The program begins by arguing that today people are experiencing more fear in their daily lives than ever before. This point is emphasized with a story about an environmental psychologist, Dr. Roger Hart, who followed around a large sample of children in a small town in Vermont to see how far they could go from their homes. When this study was done in the 1970s children as young as four years old could travel unsupervised for generous distances documented by Roger Hart on a map. By age ten, some children could travel the entire town unsupervised, at the time in history it seemed parents did not fear things like shootings or abduction. Recently, Dr. Hart discovered that children in that same town were only allowed to walk unsupervised in their own yard though statistically the crime rate and other variables in the town remain virtually the same.

The host of the program asserts that statistically crime rates are at the lowest levels ever nationally, however more and more Americans are modifying their behaviors based on the more constant presence of fear. Therefore, the presence of fear is influencing our decision making. Dr. Ralph Adolphs, professor of psychology at Caltech, stated that our overall fear threshold or how much fear we experience daily was set at a high level. Naturally, our body is going to perceive some stimuli and possible threats and be wrong, false positives as the program calls them. This adaptation worked well in ancient times when there was more danger present in the everyday. However, Dr. Adolphs insists that today fear is experienced more often, with more false alarms than before, and influences our decisions more than necessary.

In our textbook we learned that specific areas of the brain are responsible for different functions. Through localization data it was determined that the area of the brain responsible for producing a fear response through a circuit of neurological connections is called the amygdala. The amygdala perceives what stimuli should be considered a threat. However, what happens when the brain is damaged, and a person cannot experience fear? The hosts Alix Spiegel and Lulu Miller interviewed neuroscientist at the University of Southern California, Antonio D’Mazzio, who worked with a woman named SM. SM was physically incapable of experiencing fear. Dr. D’Mazzio described how by looking at SM you could not tell that she had this condition however, through neuroimaging like PET and MRI scans they were able to determine that she suffers from a disease called, Urbach-Wiethe. An incredibly rare disease, the sufferers have calcified masses on their amygdala. In SM’s case her amygdala are completely covered. This causes her to be biologically incapable of experiencing fear.

At first, to me this condition sounded like a super power, but as explained by SM’s case it is extremely dangerous. Without the sense of fear she has been taken advantage of in the past at the worst she has been held at knife and gunpoint. Scientists have tried to expose her to fearful things to no reaction and even conducted an experiment to condition her to experience fear, all to no result. The only positive of her situation is that because she cannot conceptualize that she was threatened in her past she has not had any past bad situations. In fact, when asked if she was usually happy SM said, “9 times out of 10, yes I’m happy.”

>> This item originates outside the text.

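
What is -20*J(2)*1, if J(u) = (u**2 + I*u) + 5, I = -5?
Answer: 20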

This podcast, the stories, and research it presented demonstrates topics covered so far in our class. It shows that areas of the brain are specialized and have different cognitive functions, that damage to them can prove their function (localization), and that there is biological basis for our decision making or cognitive skills. In SM’s case her lack of fear causes her to perceive every stimulus as not a threat. By examining case studies like SM’s and through techniques like neuroimaging and cognitive tasks we can learn more about our thoughts, where they come from, and how we might prevent them from controlling our behavior in maladaptive ways.

Spiegel, Alix, and Lulu Miller. “Fearless.” Invisibilia, season 1, episode 2, www.npr.org/podcasts/510307/invisibilia.